Die Assyrische Kirche des Ostens war in großen Teilen Asiens missionarisch tätig. Unter der Herrschaft der Sassaniden wurde sie seit dem 5. Jahrhundert im persischen Großreich geachtet; dabei war hilfreich, dass sie in Opposition zur oströmischen Reichskirche in Konstantinopel - dem heutigen Ístanbul - stand; an Größe und Einfluss war sie damals durchaus mit der römisch-katholischen Kirche vergleichbar. Auch in Arabien gab es viele aus der Mission entstandene Kirchen bis zum Beginn der Ausbreitung des Islam im 7. Jahrhundert, als die Menschen dort zunehmend konvertierten. Trotz arabischer Herrschaft blieben die Christen aber in Mesopotamien lange in der Mehrheit. Die Araber schätzten das christliche Bildungswesen, in der Klosterschule in Nisibis - dem heutigen Nusaybin - übersetzten Christen die Werke der griechischen Philosophie und Wissenschaft ins Arabische 1. Im 9. Jahrhundert gab es über 19 Metropoliten und 85 Bischöfe, im 11. Jahrhundert gehörten der Kirche ⅓ aller Christen weltweit an. Allerdings konvertierten schließlich immer mehr Menschen zum Islam, nur im 12./13. Jahrhundert gab es eine neue Blütezeit durch die Mongolen, die wieder verlosch, nachdem diese sich dem Islam zuwandten. Der Katholikos-Patriarch der Assyreischen Kirche verlegte 773 seinen Sitz von Seleukia-Ktesiphon nach Bagdad und 1293 ins Kloster Rabban Hermizd nahe Alqosh bei Mossul im Irak.
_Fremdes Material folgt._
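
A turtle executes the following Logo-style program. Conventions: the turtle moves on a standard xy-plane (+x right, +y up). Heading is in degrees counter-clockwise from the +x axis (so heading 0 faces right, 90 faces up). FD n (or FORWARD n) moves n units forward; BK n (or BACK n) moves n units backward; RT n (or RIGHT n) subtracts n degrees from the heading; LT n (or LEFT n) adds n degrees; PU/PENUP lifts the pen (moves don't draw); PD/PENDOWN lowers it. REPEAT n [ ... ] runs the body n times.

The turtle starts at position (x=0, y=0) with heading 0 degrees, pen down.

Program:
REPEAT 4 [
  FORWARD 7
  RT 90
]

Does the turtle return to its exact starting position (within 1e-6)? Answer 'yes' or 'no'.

Answer: yes

Derivation:
Executing turtle program step by step:
Start: pos=(0,0), heading=0, pen down
REPEAT 4 [
  -- iteration 1/4 --
  FD 7: (0,0) -> (7,0) [heading=0, draw]
  RT 90: heading 0 -> 270
  -- iteration 2/4 --
  FD 7: (7,0) -> (7,-7) [heading=270, draw]
  RT 90: heading 270 -> 180
  -- iteration 3/4 --
  FD 7: (7,-7) -> (0,-7) [heading=180, draw]
  RT 90: heading 180 -> 90
  -- iteration 4/4 --
  FD 7: (0,-7) -> (0,0) [heading=90, draw]
  RT 90: heading 90 -> 0
]
Final: pos=(0,0), heading=0, 4 segment(s) drawn

Start position: (0, 0)
Final position: (0, 0)
Distance = 0; < 1e-6 -> CLOSED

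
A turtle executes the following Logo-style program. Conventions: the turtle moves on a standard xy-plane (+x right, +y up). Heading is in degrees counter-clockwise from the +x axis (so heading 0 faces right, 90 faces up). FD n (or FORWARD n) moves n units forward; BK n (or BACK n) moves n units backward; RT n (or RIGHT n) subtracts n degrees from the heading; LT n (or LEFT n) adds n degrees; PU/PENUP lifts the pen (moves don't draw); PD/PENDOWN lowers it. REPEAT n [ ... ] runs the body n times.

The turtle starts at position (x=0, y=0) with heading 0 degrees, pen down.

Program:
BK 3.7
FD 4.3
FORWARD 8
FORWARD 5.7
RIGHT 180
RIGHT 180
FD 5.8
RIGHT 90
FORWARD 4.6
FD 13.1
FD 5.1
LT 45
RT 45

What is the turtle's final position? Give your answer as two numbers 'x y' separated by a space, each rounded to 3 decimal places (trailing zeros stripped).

Answer: 20.1 -22.8

Derivation:
Executing turtle program step by step:
Start: pos=(0,0), heading=0, pen down
BK 3.7: (0,0) -> (-3.7,0) [heading=0, draw]
FD 4.3: (-3.7,0) -> (0.6,0) [heading=0, draw]
FD 8: (0.6,0) -> (8.6,0) [heading=0, draw]
FD 5.7: (8.6,0) -> (14.3,0) [heading=0, draw]
RT 180: heading 0 -> 180
RT 180: heading 180 -> 0
FD 5.8: (14.3,0) -> (20.1,0) [heading=0, draw]
RT 90: heading 0 -> 270
FD 4.6: (20.1,0) -> (20.1,-4.6) [heading=270, draw]
FD 13.1: (20.1,-4.6) -> (20.1,-17.7) [heading=270, draw]
FD 5.1: (20.1,-17.7) -> (20.1,-22.8) [heading=270, draw]
LT 45: heading 270 -> 315
RT 45: heading 315 -> 270
Final: pos=(20.1,-22.8), heading=270, 8 segment(s) drawn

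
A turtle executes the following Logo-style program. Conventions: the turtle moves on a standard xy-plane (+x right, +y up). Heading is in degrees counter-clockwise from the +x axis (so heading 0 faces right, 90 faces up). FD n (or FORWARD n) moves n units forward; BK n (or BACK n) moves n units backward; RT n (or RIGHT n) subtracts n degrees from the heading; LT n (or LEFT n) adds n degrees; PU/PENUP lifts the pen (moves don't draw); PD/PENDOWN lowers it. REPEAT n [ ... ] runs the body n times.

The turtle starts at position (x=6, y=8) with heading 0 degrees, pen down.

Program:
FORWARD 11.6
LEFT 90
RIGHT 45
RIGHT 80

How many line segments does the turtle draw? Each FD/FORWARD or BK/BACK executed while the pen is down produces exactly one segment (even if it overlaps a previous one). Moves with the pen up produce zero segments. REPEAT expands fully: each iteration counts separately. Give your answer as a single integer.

Executing turtle program step by step:
Start: pos=(6,8), heading=0, pen down
FD 11.6: (6,8) -> (17.6,8) [heading=0, draw]
LT 90: heading 0 -> 90
RT 45: heading 90 -> 45
RT 80: heading 45 -> 325
Final: pos=(17.6,8), heading=325, 1 segment(s) drawn
Segments drawn: 1

Answer: 1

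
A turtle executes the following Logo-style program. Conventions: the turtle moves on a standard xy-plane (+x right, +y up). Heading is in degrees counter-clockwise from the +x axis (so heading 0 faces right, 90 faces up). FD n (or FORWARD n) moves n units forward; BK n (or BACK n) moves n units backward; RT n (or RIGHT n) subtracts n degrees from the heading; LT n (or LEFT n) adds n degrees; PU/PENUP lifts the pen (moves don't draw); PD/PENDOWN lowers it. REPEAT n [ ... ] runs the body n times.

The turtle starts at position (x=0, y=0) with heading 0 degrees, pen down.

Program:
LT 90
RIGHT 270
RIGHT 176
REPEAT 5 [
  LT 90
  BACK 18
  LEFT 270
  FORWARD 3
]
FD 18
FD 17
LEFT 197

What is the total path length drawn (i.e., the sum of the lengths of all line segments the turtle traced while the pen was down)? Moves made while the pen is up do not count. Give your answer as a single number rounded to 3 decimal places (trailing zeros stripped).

Answer: 140

Derivation:
Executing turtle program step by step:
Start: pos=(0,0), heading=0, pen down
LT 90: heading 0 -> 90
RT 270: heading 90 -> 180
RT 176: heading 180 -> 4
REPEAT 5 [
  -- iteration 1/5 --
  LT 90: heading 4 -> 94
  BK 18: (0,0) -> (1.256,-17.956) [heading=94, draw]
  LT 270: heading 94 -> 4
  FD 3: (1.256,-17.956) -> (4.248,-17.747) [heading=4, draw]
  -- iteration 2/5 --
  LT 90: heading 4 -> 94
  BK 18: (4.248,-17.747) -> (5.504,-35.703) [heading=94, draw]
  LT 270: heading 94 -> 4
  FD 3: (5.504,-35.703) -> (8.497,-35.494) [heading=4, draw]
  -- iteration 3/5 --
  LT 90: heading 4 -> 94
  BK 18: (8.497,-35.494) -> (9.752,-53.45) [heading=94, draw]
  LT 270: heading 94 -> 4
  FD 3: (9.752,-53.45) -> (12.745,-53.241) [heading=4, draw]
  -- iteration 4/5 --
  LT 90: heading 4 -> 94
  BK 18: (12.745,-53.241) -> (14.001,-71.197) [heading=94, draw]
  LT 270: heading 94 -> 4
  FD 3: (14.001,-71.197) -> (16.993,-70.988) [heading=4, draw]
  -- iteration 5/5 --
  LT 90: heading 4 -> 94
  BK 18: (16.993,-70.988) -> (18.249,-88.944) [heading=94, draw]
  LT 270: heading 94 -> 4
  FD 3: (18.249,-88.944) -> (21.242,-88.734) [heading=4, draw]
]
FD 18: (21.242,-88.734) -> (39.198,-87.479) [heading=4, draw]
FD 17: (39.198,-87.479) -> (56.156,-86.293) [heading=4, draw]
LT 197: heading 4 -> 201
Final: pos=(56.156,-86.293), heading=201, 12 segment(s) drawn

Segment lengths:
  seg 1: (0,0) -> (1.256,-17.956), length = 18
  seg 2: (1.256,-17.956) -> (4.248,-17.747), length = 3
  seg 3: (4.248,-17.747) -> (5.504,-35.703), length = 18
  seg 4: (5.504,-35.703) -> (8.497,-35.494), length = 3
  seg 5: (8.497,-35.494) -> (9.752,-53.45), length = 18
  seg 6: (9.752,-53.45) -> (12.745,-53.241), length = 3
  seg 7: (12.745,-53.241) -> (14.001,-71.197), length = 18
  seg 8: (14.001,-71.197) -> (16.993,-70.988), length = 3
  seg 9: (16.993,-70.988) -> (18.249,-88.944), length = 18
  seg 10: (18.249,-88.944) -> (21.242,-88.734), length = 3
  seg 11: (21.242,-88.734) -> (39.198,-87.479), length = 18
  seg 12: (39.198,-87.479) -> (56.156,-86.293), length = 17
Total = 140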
Im 14. Jahrhundert war die Kirche in Mesopotamien fast
verschwunden. Gemeinden gab es weiterhin entlang der Seidenstraße, in Zentralasien, ab 635 in China, in Indien bis hinunter
nach Ceylon - dem heutigen Sri Lanka; im späten Mittelalter und in der frühen Neuzeit schrumpfte auch dort die Kirche unter
dem Druck von Islam, Hinduismus und Buddhismus, in Indien schlossen sich viele der Christen der von den portugiesischen
Kolonialherren geförderten Syro-Malabarischen Kirche oder
aus Opposition zu den Besatzern der Unabhängigen Syrischen Kirche
von Malabar an. So war das Verbreitungsgebiet der Assyrischen Kirche des Ostens in der Neuzeit im Wesentlichen auf das
Gebiet zwischen Mardin und
Van in der Türkei,
Kirkuk im Irak und
Urmia im Iran begrenzt. Nach mehreren Spaltungen
und Trennungen und zeitweiligen Unionsvereinbarungen mit der römisch-katholischen Kirche akzetierten die Gläubigen im Irak
die - ehemals ebenfalls katholische - Patriarchenlinien der Mar Shimun in Qodchanis - dem heutigen
Konak in der Türkei -, das Patriarchat der
Berge
. Im 19. Jahrhundert wurde die Kirche von den Konfessionen des Westens - der römisch-katholischen Kirche, der
Russisch-Orthodoxen Kirche, den Anglikanischen
Kirchen, amerikanischen Protestanten und deutschen Lutheranern - umworben und verlor an diese Mitglieder und ganze
Diözesen. Besonders chwere Verluste gab es in der Zeit des 1. Weltkrieges und Anfang der 1930er-Jahre in Kämpfen mit
Türken, Kurden, Iranern und Irakern: 1918 beschuldigten die Türken den Patriarchen der Kollaboration mit den Russen, in
den folgenden Kämpfen fiel er. Sein Nachfolger floh 1918 vor kurdischen und irakischen Truppen mit Gläubigen in den Irak;
dort wurde er 1933 des Landes verwiesen und ging erst nach England, dann 1940 in den USA. Die Annahme des
gregorianischen Kalenders und Kritik an der weiter bestehenden Erblichkeit
des Patriarchats führten seit 1964 zur Abspaltung und Gründung des Katholikos-Patriarchts in
Bagdad. Diese Kirche wird derzeit wie in den
letzten Jahren durch die Folgen des zweiten Bush-Irak-Krieges vertrieben.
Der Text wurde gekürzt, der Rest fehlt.